On the flip side, straight woman can’t claim that their relationship is viewed as a fetish, or that they are viewed as sexually threatening based solely on their sexual orientation. Or that they have been fired for being straight. My reality is losing my job because of my orientation in a time where it was legal to do so. My reality is the fear of a sexual harrassment allegations from a jaded non-gay woman. My reality is a series of safety considerations based on my gayness that a majority of women will never need to think about.
Similarly, the Venn Diagram between black, and white women isn’t a circle. White women will never know racial profiling, “walking while white” isn’t in our wheelhouse.
And despite those clear differences, I feel that we still give far too much leniency to our fellow women even when their ideas and actions aren’t in our best interests. J K Rowling’s support of Maya Forstater, a woman who wanted a specific set of subjective belief systems around trans people to be protected by law, sets a dangerous precedent for society as a whole, yet many women dismissed this either because they couldn’t see how it was relevant to them, or they didn’t care.
Wanting personal subjective belief systems protected under the law is code for wanting to legalise discrimination. Belief is built on bias, and actions are motivated by beliefs. This is why Australia largely does not want the Religious Discrimination Bill to pass into law, because it would make discrimination against anyone legal as long as you call that action a part of your religious beliefs.
Why do you think it was illegal for my gay arse to get married for so long? Because people believed that marriage was only between a man and a woman, and the action based on that belief was that gays couldn’t get married.
This is why we have anti-discrimination laws, to protect people who are a part of stigmatised, and margalised groups from those who want them to disappear.
So ladies. Fellow human beans of the woman variety. I’m not a woman because of my uterus, or my ovaries. I am not a woman based on the fact that I bleed like a waterfall. I am still a woman despite people disagreeing with me based on first glances. I’m still a woman despite trans exclusionists screeching in my inbox about me being a man. I’m still a woman despite sharing very little in common with the average white, cis, middle class woman.
To the Joanne Rowlings of the world, my butch gay arse is tall enough to ride the womanhood train. And so are my trans sisters.

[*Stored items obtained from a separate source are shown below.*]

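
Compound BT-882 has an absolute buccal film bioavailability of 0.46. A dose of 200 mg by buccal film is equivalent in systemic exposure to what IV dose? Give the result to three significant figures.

Systemic exposure from an extravascular dose = F × D_ev, so the equivalent IV dose is F × D_ev.
D_iv = F × D_ev = 0.46 × 200 = 92 mg

D_iv = 92.0 mg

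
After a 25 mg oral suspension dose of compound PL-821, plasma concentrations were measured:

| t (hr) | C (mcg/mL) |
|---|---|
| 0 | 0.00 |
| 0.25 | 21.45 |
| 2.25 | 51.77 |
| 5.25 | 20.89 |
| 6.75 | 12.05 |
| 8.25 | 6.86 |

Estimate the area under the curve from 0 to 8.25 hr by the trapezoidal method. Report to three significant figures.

Trapezoidal AUC_0→8.25:
  [0→0.25]: (0.00+21.45)/2 × 0.25 = 2.68125
  [0.25→2.25]: (21.45+51.77)/2 × 2 = 73.22
  [2.25→5.25]: (51.77+20.89)/2 × 3 = 108.99
  [5.25→6.75]: (20.89+12.05)/2 × 1.5 = 24.705
  [6.75→8.25]: (12.05+6.86)/2 × 1.5 = 14.1825
  Sum = 223.77875 mcg/mL·hr

AUC = 224 mcg/mL·hr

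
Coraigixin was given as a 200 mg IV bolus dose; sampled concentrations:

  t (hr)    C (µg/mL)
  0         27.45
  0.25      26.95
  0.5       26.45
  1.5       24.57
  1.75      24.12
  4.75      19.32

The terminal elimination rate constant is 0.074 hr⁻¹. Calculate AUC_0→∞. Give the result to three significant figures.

AUC = 371 µg/mL·hr

Trapezoidal AUC_0→4.75:
  [0→0.25]: (27.45+26.95)/2 × 0.25 = 6.8
  [0.25→0.5]: (26.95+26.45)/2 × 0.25 = 6.675
  [0.5→1.5]: (26.45+24.57)/2 × 1 = 25.51
  [1.5→1.75]: (24.57+24.12)/2 × 0.25 = 6.08625
  [1.75→4.75]: (24.12+19.32)/2 × 3 = 65.16
  Sum = 110.23125 µg/mL·hr
Extrapolated tail: C_last / k_e = 19.32 / 0.074 = 261.081
AUC_0→∞ = 110.23125 + 261.081 = 371.31225 µg/mL·hr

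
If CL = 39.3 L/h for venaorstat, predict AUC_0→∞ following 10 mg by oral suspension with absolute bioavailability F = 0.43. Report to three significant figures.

AUC_0→∞ = F × Dose / CL
        = 0.43 × 10 / 39.3 = 0.109415 mg/L·h

AUC = 0.109 mg/L·h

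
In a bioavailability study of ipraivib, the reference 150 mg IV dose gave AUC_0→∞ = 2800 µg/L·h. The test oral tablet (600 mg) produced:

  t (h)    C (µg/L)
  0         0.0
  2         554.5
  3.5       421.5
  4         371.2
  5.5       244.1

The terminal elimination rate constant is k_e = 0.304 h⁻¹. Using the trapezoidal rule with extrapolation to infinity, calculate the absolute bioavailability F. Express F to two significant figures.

Trapezoidal AUC_0→5.5 (oral tablet):
  [0→2]: (0.0+554.5)/2 × 2 = 554.5
  [2→3.5]: (554.5+421.5)/2 × 1.5 = 732.0
  [3.5→4]: (421.5+371.2)/2 × 0.5 = 198.175
  [4→5.5]: (371.2+244.1)/2 × 1.5 = 461.475
  Sum = 1946.15 µg/L·h
Tail: C_last/k_e = 244.1/0.304 = 802.961
AUC_0→∞ (oral tablet) = 1946.15 + 802.961 = 2749.111 µg/L·h
F = (AUC_ev/D_ev)/(AUC_iv/D_iv) = (2749.111/600)/(2800/150) = 4.58185/18.6667 = 0.2455

F = 0.25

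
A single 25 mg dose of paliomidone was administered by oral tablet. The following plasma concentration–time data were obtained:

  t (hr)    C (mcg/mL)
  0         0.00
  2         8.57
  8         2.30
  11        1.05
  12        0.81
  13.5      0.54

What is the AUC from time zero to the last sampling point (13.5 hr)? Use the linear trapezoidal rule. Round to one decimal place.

AUC = 48.1 mcg/mL·hr

Trapezoidal AUC_0→13.5:
  [0→2]: (0.00+8.57)/2 × 2 = 8.57
  [2→8]: (8.57+2.30)/2 × 6 = 32.61
  [8→11]: (2.30+1.05)/2 × 3 = 5.025
  [11→12]: (1.05+0.81)/2 × 1 = 0.93
  [12→13.5]: (0.81+0.54)/2 × 1.5 = 1.0125
  Sum = 48.1475 mcg/mL·hr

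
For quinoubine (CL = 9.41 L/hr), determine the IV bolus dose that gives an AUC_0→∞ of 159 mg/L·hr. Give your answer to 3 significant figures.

Dose = 1500 mg

Dose_iv = CL × AUC_0→∞
     = 9.41 × 159 = 1496.19 mg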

We are stronger together than we are divided.
My answer to the eternal question “What is a woman?” is this:
I don’t care.
– – –
*Short side note: I do believe there is a difference between straight men who say “Can I watch?” to me in real life, vs straight men who are sexually excited by the idea of two women together. *I’m* excited by the idea of two women together. You can get excited by the idea of two women together while understanding that the role of a woman is *not* to be sexually available to men. In other words: Shut the fuck up and stop asking “Can I watch?”
** Trans people use the concept “Cishetnornativity” which takes this concept one step further because not being trans is also a factor in whether or not you’re an acceptable person.
*** Like not kicking me out of women’s toilets because I’m not feminine enough to shit in peace.
****Two decades of homophobia has me side eye claims of wanting to “protect lesbians” from trans people. Just saying. You haven’t protected us from homophobia.